In Australia, Queensland-based company ESI Asia Pacific is planning to develop its own iron flow batteries at a new factory in Maryborough once construction is completed in 2026.

While iron is plentiful and cheap, these batteries rely on high-purity iron chloride to reduce iron corrosion. This may mean electrolytes cost significantly more than expected. Field testing data is limited to date.

Zinc bromine batteries use a solution of zinc, a metal, and bromine, an element extracted from salt water. The chemistry means each cell has a higher electricity output than other flow batteries, but it comes with a challenge – finding ways to stop the growth of tree-like dendrites inside the cell, which can disrupt energy production or trigger short-circuits.

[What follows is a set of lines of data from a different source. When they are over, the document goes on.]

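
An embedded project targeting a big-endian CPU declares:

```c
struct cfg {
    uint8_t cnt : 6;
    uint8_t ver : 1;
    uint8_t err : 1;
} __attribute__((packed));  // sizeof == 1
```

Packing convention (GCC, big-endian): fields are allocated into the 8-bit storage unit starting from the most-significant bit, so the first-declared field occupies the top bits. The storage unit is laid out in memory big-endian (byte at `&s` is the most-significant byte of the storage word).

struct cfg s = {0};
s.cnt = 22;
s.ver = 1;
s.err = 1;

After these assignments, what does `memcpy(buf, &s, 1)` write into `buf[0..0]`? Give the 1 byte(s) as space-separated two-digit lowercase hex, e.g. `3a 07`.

5b

cnt:6 = 22 → 0x16 << 2 → word 0x58
ver:1 = 1 → 0x1 << 1 → word 0x5a
err:1 = 1 → 0x1 << 0 → word 0x5b
word = 0x5b → big-endian bytes:
  [0]=0x5b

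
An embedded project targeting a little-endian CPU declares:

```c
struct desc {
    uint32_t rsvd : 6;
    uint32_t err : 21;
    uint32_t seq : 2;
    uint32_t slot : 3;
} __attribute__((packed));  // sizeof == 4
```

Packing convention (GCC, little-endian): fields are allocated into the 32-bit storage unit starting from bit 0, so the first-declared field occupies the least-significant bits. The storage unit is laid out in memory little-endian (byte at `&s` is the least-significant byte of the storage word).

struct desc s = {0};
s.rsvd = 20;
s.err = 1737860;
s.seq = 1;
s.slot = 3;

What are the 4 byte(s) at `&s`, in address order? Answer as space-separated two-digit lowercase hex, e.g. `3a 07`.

14 21 a1 6e

rsvd:6 = 20 → 0x14 << 0 → word 0x00000014
err:21 = 1737860 → 0x1a8484 << 6 → word 0x06a12114
seq:2 = 1 → 0x1 << 27 → word 0x0ea12114
slot:3 = 3 → 0x3 << 29 → word 0x6ea12114
word = 0x6ea12114 → little-endian bytes:
  [0]=0x14  [1]=0x21  [2]=0xa1  [3]=0x6e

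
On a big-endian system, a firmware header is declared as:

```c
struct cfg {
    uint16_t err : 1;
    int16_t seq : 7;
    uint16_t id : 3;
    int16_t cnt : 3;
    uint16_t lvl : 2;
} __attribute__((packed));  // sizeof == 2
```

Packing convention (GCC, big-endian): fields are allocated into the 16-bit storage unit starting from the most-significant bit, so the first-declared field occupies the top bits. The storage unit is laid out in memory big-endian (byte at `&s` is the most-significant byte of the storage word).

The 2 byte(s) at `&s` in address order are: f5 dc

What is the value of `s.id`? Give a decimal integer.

6

[0]=0xf5 [1]=0xdc (big-endian) → word 0xf5dc
err:1 @ bit 15 → (0xf5dc>>15)&0x1 = 0x1
seq:7 @ bit 8 → (0xf5dc>>8)&0x7f = 0x75
id:3 @ bit 5 → (0xf5dc>>5)&0x7 = 0x6  ←
cnt:3 @ bit 2 → (0xf5dc>>2)&0x7 = 0x7
lvl:2 @ bit 0 → (0xf5dc>>0)&0x3 = 0x0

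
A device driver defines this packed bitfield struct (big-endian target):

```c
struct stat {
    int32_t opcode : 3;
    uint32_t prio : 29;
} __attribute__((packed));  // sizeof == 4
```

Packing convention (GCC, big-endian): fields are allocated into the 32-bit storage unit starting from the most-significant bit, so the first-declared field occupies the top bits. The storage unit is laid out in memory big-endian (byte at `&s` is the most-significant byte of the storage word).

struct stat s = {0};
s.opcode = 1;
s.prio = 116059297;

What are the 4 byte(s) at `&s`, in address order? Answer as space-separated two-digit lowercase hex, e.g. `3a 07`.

26 ea ec a1

opcode (3b) val=1 bits=0x1 at bit 29: 0x20000000
prio (29b) val=116059297 bits=0x6eaeca1 at bit 0: 0x26eaeca1
word = 0x26eaeca1 → big-endian bytes:
  [0]=0x26  [1]=0xea  [2]=0xec  [3]=0xa1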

Creating a larger Australian battery industry will take time and funding. But the demand for batteries will exapand globally in coming years, across the electricity and transport sectors.

As we work to electrify road transport, we will see demand for electricity increase as well as demand for the lithium-ion batteries now ubiquitous in electric vehicles.

As a major producer of lithium, Australia could also manufacture lithium batteries for domestic use or export. To compete globally, we would need to embrace automation.

Despite different chemistries, flow batteries share many common components that could be made locally and boost energy self-sufficiency. Flow batteries have long required time-consuming and expensive manual assembly. But it’s now possible to automate assembly lines, which will cut costs and make Australian-made batteries better able to compete. My colleagues and I are working on this challenge at present.

Within a decade, Australia could become a globally competitive battery maker and exporter of critical minerals. Doing so would help the shift to clean energy, both domestically and around the world.